Günümüzde yaşanan olaylara baktığımızda insanların ilkin gündeme getirdiği temel erdemin/değerin adalet olduğu görülür. Dünyanın pek çok bölgesinde görülen haksızlıklar, gerçekte adaletin olmayışı ile ilgilidir. Öyle ki, adalet her yerde aranan ilk ve temel bir hedef olarak belirlenmektedir. Bireysel yaşamdan ekonomik faaliyete, hukuktan sosyal hayata varıncaya kadar adalet, aranan ve özlenen bir erdem olmuştur. İslâm’ın temel kaynakları Kur’an ve sünnette adalet çokça zikredildiği gibi, İslâm coğrafyasında üretilen ilimlerde mesela hadis ilminde adalet, rivayetlerinin kabul edilebilmesi için râvide bulunması gereken şartlardan biri olarak dikkate alınmış ve râviyi küçük düşüren bütün davranışlardan uzak olmasını sağlayan mânevî ve ahlâkî özellikler olarak alınmıştır.

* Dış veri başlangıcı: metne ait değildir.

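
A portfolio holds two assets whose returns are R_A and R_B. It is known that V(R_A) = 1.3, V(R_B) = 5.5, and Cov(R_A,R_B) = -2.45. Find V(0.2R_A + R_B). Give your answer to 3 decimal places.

V(0.2R_A + R_B) = (0.2)²·V(R_A) + (1)²·V(R_B) + 2·(0.2)·(1)·Cov(R_A,R_B)
= 0.04·1.3 + 1·5.5 + 0.4·-2.45 = 4.572

4.572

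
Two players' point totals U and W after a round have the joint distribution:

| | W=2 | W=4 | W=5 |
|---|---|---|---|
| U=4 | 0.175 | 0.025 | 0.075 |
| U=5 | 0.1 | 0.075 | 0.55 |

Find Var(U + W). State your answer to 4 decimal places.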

Yine fıkıh ilminde şahitliğin kabul edilmesi hususunda büyük günahlardan kaçınan, farz olan vazifeleri yerine getiren, davranışlarının iyisi kötüsünden daha çok olan kimsenin sıfatı olarak alınmıştır. İslâm felsefesinde ontolojik bir kavram olarak ele alınarak her varlığın sudûr sırasında kendi mertebesine göre “İlk Varlık”tan payını alması anlamında alınmış; ahlak ilminde de hikmet, şecaat ve iffeti içine alan dördüncü temel erdem olarak ele alınmıştır.

Bu düşüncelerden hareketle, Erciyes Üniversitesi İlahiyat Fakültesi ile Kayseri Üniversite İslami İlimler Fakültesinin ev sahipliğinde, İslam Araştırmaları alanındaki araştırmacıları bir araya getirerek 7-8 Kasım 2024 tarihinde “Uluslararası İslâm Medeniyeti Bağlamında Adalet Sempozyumu” düzenlemek istiyoruz.

Sempozyumun amacı, daha çok, Temel İslam Bilimleri, Felsefe ve Din Bilimleri, İslam Tarihi ve Sanatları, Türk İslam Düşünce Tarihi alanlarında araştırmalar yapan bilim insanlarını bir araya getirerek, özgün araştırma kuramları ve yöntemleri çerçevesinde, adalet kavramının geçmişte ve günümüzde nasıl anlaşıldığını eleştirel bir bakış açısıyla değerlendirmektir. Temennimiz, Sempozyumun dinamik bir tartışma ortamı oluşturarak yepyeni bakış açılarına ve önerilere zemin hazırlaması, geçmiş ile bugünün, eski ile yeninin, geleneksel ile modernin, bir devamlılık ilişkisi biçiminde ele alınmasına katkıda bulunmasıdır.

Sizleri Uluslararası İslâm Medeniyeti Bağlamında Adalet Sempozyumu'na sizleri davet etmekten büyük mutluluk duyuyoruz. Sempozyum yüz yüze ve çevrim içi gerçekleştirilecek daha sonra sempozyum bildirileri özet ve tam bildirileri uluslararası yayınevinde yayınlanması planlanmaktadır.

Sempozyum yüz yüze ve uzaktan erişim yoluyla gerçekleştirilecektir.